El casco de la Estancia de los Sarmiento estaba abandonado hacía años. La maleza que había sido benévola, dejaba entrever un pasado de grandeza, las fuentes, las estatuas y dos gárgolas en la galería con forma de cancerberos, que aseguraban que los muertos no pudieran salir y que los vivos no pudieran entrar.
Decían en el pueblo que los Sarmiento eran tíos abuelos segundos del gran maestro, tuvieron siete hijos, seis varones y una mujer: Sarah, con la que crecimos juntas. Los mil metros que separaban ambas casas, eran nuestro campo de juego junto a flores y animales silvestres que venían desde el monte cuando Sarah asomaba su sonrisa.
Eramos inseparables, excepto esos días, que don Sarmiento la castigaba por sus travesuras, encerrándola en un cuarto en el fondo de la casona.
Vi partir a cada uno de los hermanos hacia la Capital..pude disfrutar de los colores de los peces de las fuentes, el aroma delicioso de las flores en primavera, vi sufrir la muerte de la Sra Sarmiento, vi crecer a Sarah, me ví crecer.
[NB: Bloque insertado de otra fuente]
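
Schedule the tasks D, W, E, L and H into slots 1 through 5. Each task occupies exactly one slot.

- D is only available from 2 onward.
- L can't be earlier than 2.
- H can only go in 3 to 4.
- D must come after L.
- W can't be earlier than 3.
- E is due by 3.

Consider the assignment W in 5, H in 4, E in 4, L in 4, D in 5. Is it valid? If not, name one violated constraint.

W can't be earlier than 3 — holds.
D is only available from 2 onward — holds.
D must come after L — holds.
L can't be earlier than 2 — holds.
H can only go in 3 to 4 — holds.
E is due by 3 — violated.

No. E is due by 3 is not satisfied.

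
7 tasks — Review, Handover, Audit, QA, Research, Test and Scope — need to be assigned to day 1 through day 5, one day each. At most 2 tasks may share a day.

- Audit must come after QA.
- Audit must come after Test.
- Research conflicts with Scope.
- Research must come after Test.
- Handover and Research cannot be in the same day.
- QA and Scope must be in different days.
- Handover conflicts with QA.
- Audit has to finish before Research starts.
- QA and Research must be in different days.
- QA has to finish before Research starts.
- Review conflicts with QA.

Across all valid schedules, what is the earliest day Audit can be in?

day 2

Precedence pushes Audit to at least day 2; downstream work caps Audit at day 4.
Audit at day 2 is achievable: Research in day 3; Test in day 1; Audit in day 2; QA in day 1; Scope in day 4; Handover in day 4; Review in day 2.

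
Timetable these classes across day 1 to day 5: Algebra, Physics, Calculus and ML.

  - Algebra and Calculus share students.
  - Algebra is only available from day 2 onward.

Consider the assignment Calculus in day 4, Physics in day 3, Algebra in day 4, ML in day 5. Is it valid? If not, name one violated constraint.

Algebra and Calculus share students — violated.
Algebra is only available from day 2 onward — holds.

No. Algebra and Calculus share students is not satisfied.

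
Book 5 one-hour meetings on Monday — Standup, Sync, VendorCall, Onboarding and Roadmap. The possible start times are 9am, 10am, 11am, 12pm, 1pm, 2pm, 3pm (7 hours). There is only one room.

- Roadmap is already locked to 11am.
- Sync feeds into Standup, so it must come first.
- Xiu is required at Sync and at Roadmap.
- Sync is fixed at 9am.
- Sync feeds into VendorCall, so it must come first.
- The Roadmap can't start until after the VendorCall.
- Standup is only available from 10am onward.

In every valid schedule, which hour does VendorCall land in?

10am

Sync is fixed at 9am and must come before VendorCall, so VendorCall is at least 10am.
Roadmap is fixed at 11am and must come after VendorCall, so VendorCall is at most 10am.
So VendorCall must be 10am.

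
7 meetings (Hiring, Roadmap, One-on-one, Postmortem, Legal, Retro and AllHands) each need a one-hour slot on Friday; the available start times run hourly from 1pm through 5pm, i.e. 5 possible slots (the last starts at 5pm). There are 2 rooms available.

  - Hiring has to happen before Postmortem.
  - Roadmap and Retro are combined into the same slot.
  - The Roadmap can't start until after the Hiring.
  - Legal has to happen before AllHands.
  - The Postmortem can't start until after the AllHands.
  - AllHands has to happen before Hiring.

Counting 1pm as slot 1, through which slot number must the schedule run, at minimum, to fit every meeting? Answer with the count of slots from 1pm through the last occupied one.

The precedence chain requires at least 4 distinct slots.
With at most 2 per slot and 7 meetings, at least 4 slots are needed.
Could 4 slots be enough, i.e. nothing placed later than 4pm? No: Postmortem must come after AllHands (at 1pm or later) → {2pm, 3pm, 4pm}; AllHands must come before Postmortem (at 4pm or earlier) → {1pm, 2pm, 3pm}; AllHands must come after Legal (at 1pm or later) → {2pm, 3pm}; Hiring must come after AllHands (at 2pm or later) → {3pm, 4pm}; Roadmap must come after Hiring (at 3pm or later) → {4pm}; Hiring must come before Roadmap (at 4pm or earlier) → {3pm}; Postmortem must come after Hiring (at 3pm or later) → {4pm}; Retro must be in the same slot as Roadmap (in {4pm}) → {4pm}; that puts Roadmap, Postmortem and Retro all in 4pm — more than 2 per slot.
So 4 slots is not enough.
5 works (last occupied slot: 5pm): for example Roadmap -> 5pm; Retro -> 5pm; Hiring -> 3pm; Postmortem -> 4pm; One-on-one -> 1pm; Legal -> 1pm; AllHands -> 2pm.

5 slots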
Ya no jugábamos como entonces, Sarah se ocupaba de los quehaceres de la casa y de la artrosis de su padre, yo me fui a estudiar a la ciudad y volvía en los veranos donde teníamos largas y jugosas charlas. Mis ojos eran la ventana por donde Sarah conocía el otro mundo, el que deseaba conquistar algún día.
Ya adulta, mis visitas se espaciaron hasta no volver más. Por aquellas épocas me enteré de la muerte de don Sarmiento, quien había dejado como legado colocar esas dos gárgolas en los techos de la galería pero nunca más supe de mi amiga.
Decidí volver a envejecer en paz entre recuerdos y aroma de flores. La casa de los Sarmiento está allí suspendida en el tiempo. Algo, que no sé que es, me impide acercarme. La observo desde lejos, lo que me permiten mis ojos ya cansados. A veces alucino y veo en las noches de luna llena, la imagen casi desnuda de una mujer que parece deambular por la antigua galería.